Der Patient hat eine klaffende Wunde an der Stirn. Trotzdem hält es ihn kaum auf der Liege in der Notaufnahme. Er spricht wirres Zeug, spielt mit seinem Handy und versucht immer wieder, “zur Party zu gehen”, wie er sagt. Nur mit gutem Zureden können die “Ärzte” ihn überzeugen, die Nacht auf der Station zu verbringen. Sie haben damit ihren Test bestanden. Denn es geht nicht um einen wirklichen Ernstfall, sondern um eine Übung für Medizinstudenten an der Berliner Charité. “Team Dr. House” heißt die Gruppe in Anspielung auf die bekannte US-Fernsehserie.
Die Arbeit mit gestellten Situationen, die sogenannte Simulationsmedizin, wird in der Aus- und Fortbildung von Ärzten immer wichtiger. Universitäten und Krankenhäuser proben für Notaufnahme und schwere Fälle im OP zunehmend mit Simulanten, Dummys und Computerprogrammen.
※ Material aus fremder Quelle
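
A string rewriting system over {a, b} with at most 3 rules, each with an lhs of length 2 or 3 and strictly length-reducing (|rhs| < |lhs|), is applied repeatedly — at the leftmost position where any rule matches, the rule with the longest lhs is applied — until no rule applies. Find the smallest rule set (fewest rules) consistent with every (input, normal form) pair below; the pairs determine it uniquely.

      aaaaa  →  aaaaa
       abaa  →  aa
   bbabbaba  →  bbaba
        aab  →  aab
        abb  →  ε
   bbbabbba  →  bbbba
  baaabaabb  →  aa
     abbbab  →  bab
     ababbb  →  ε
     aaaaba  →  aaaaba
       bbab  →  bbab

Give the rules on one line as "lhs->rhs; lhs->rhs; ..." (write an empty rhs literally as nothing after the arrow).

abb->; baa->a

  | aaaaa
  | abaa => aa
  | bbabbaba => bbaba
  | aab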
In der Charité etwa müssen sich Studenten mit Stresssituationen und widerspenstigen Patienten auseinandersetzen – wie bei dem “betrunkenen” Radfahrer mit der Stirnwunde.
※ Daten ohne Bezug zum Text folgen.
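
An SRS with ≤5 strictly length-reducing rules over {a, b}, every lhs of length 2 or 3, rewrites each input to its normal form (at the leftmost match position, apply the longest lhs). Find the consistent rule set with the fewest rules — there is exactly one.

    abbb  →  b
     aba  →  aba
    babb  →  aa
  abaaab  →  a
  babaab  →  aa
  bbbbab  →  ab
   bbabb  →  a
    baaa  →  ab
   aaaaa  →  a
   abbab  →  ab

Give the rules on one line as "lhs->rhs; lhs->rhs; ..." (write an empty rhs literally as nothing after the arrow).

aaa->bb; aab->b; bab->ab; bb->a

  | abbb => aab => b
  | aba
  | babb => abb => aa
  | abaaab => abbbb => aabb => bb => a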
Im Unfallkrankenhaus Berlin (UKB) können auch Mitarbeiter, die schon längere Erfahrung im Beruf haben, seit 2013 zusätzliche Trainingsangebote besuchen. Ähnlich wie in einem Flugsimulator üben sie mit menschenähnlichen Dummys und Computern. “Der Fokus liegt auf der Notfallausbildung für fertige Kollegen”, sagt der Leiter des Ausbildungszentrums, Jan Baus. “Es wäre sinnvoll, das Angebot auch für angehende Mediziner im Praktischen Jahr auszubauen.”
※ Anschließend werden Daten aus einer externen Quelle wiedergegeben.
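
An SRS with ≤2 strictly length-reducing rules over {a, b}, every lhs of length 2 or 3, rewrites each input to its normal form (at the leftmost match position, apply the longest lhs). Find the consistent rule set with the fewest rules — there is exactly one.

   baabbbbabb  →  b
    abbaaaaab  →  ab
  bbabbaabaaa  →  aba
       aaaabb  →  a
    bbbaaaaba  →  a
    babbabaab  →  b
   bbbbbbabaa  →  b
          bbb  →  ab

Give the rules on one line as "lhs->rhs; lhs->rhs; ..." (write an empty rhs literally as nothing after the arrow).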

Beispielsweise werden im Zentrum Fälle aus der Anästhesie simuliert, die sich wegen der Nebenwirkungen der Narkose mit einem lebenden Patienten kaum nachstellen lassen. Kollegen und Spezialisten beobachten die behandelnden Ärzte per Kamera vom Nebenraum aus. Später folgt dann das Feedback – sie erörtern das Vorgehen, machen auf Fehler aufmerksam und geben Verbesserungsvorschläge.
“Manche Extremfälle kommen in der realen Kliniksituation nur selten vor. Simulationen bieten hier die Möglichkeit, sie ohne Konsequenzen für echte Patienten zu erproben”, sagt Sascha Rudat, Sprecher der Ärztekammer Berlin. Die Kammer befürwortet – ebenso wie die Gesellschaft für Simulationsmedizin in Deutschland (DGSiM) – den Ausbau solcher Trainingsmethoden.
Die Kosten tragen die Krankenhäuser und Universitäten bisher selbst. Am Unfallkrankenhaus Berlin etwa hat die Anschaffung des Dummys samt Programm 100 000 Euro gekostet. Die Charité rechnet für eine achtstündige simulierte Nachtschicht mit 4000 Euro. Das zusätzliche Angebot könne nicht nur die Mitarbeiterzufriedenheit verbessern, auch der Patient profitiere, sagt Dr. Baus. Ein Arzt, der sein Handwerk verstehe und auch menschlich mit dem Patienten umgehen könne, schaffe mehr Vertrauen und vereinfache den Behandlungsprozess. Eine Win-Win-Situation für alle Beteiligten.
Die Charité bietet ihr Programm seit drei Jahren an. Medizinstudenten kurz vor ihrem Praktischen Jahr können sich zu den gestellten Nachtschichten melden, auf der Station warten dann alle möglichen überraschenden Fälle auf sie – von dem auf der Treppe gestürzten Hausmeister mit Milzriss bis zum Herzinfarktpatienten.
Das Interesse bei den Studenten ist groß. Bei der letzten Veranstaltung waren die Plätze innerhalb der ersten 23 Minuten nach Freischaltung im Internet ausgebucht. 35 durften schließlich am vergangenen Wochenende teilnehmen, sie opferten ihren freien Samstagabend.
“Hier kann man nochmal Fehler machen und es hat keine Konsequenzen”, sagt ein 26-jähriger Teilnehmer. Und eine Kollegin meint: “Ich will Vertrauen in meine eigenen Fähigkeiten gewinnen.” Sie setzen dabei vor allem auf das Feedback der erfahrenen Kollegen und die Nachbesprechung im Team. Einen Ableger der Berliner Nachtschicht gibt es bereits in Erlangen, das Vorbild kommt aus Freiburg.